This stance follows new details emerging around the Alaska Airlines door blowout incident, with the NTSB saying bolts were likely not installed.
The FAA’s Investigation
Comments such as these come as the Federal Aviation Administration thoroughly reviews Boeing’s manufacturing processes.
This investigation was launched in response to the Alaska Airlines 737-9 incident and to airline technicians’ further identification of loose bolts during subsequent inspections.
Ultimately, the investigation is expected to take six weeks and will focus on several plants where Boeing conducts work and also a focus on Spirit AeroSystems. Even once their audit is completed, the FAA says the likelihood that they will still have people inspecting the planemaker is high.

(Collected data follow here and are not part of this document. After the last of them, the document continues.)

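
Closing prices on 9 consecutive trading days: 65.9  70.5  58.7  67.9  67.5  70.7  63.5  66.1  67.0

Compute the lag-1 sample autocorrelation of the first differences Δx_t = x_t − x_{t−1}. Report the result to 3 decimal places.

-0.657

First differences Δx: 4.6, -11.8, 9.2, -0.4, 3.2, -7.2, 2.6, 0.9
Mean of differences = 0.1375
Numerator Σ(Δx_t−Δx̄)(Δx_{t+1}−Δx̄) = -206.6339
Denominator Σ(Δx_t−Δx̄)² = 314.6988
r_1(Δx) = -206.6339 / 314.6988 = -0.657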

The FAA feels it must have additional layers of oversight into Boeing because this isn’t one incident but a string of continued quality problems surfacing.
Quality Control Problem
Meanwhile, the NTSB, investigating the circumstances of what took place aboard the Alaska Airlines 737-9 flight, says that a very visible quality control problem is impacting Boeing.
Interestingly, however, the NTSB says it will look at Boeing and the Federal Aviation Administration and their oversight into how Boeing can get a plane such as this delivered with safety-critical bolts missing.
Boeing’s work to change its culture and image will take time. Over the past four years, many have argued that they were slowly changing their ways; however, that’s seemingly come undone once more.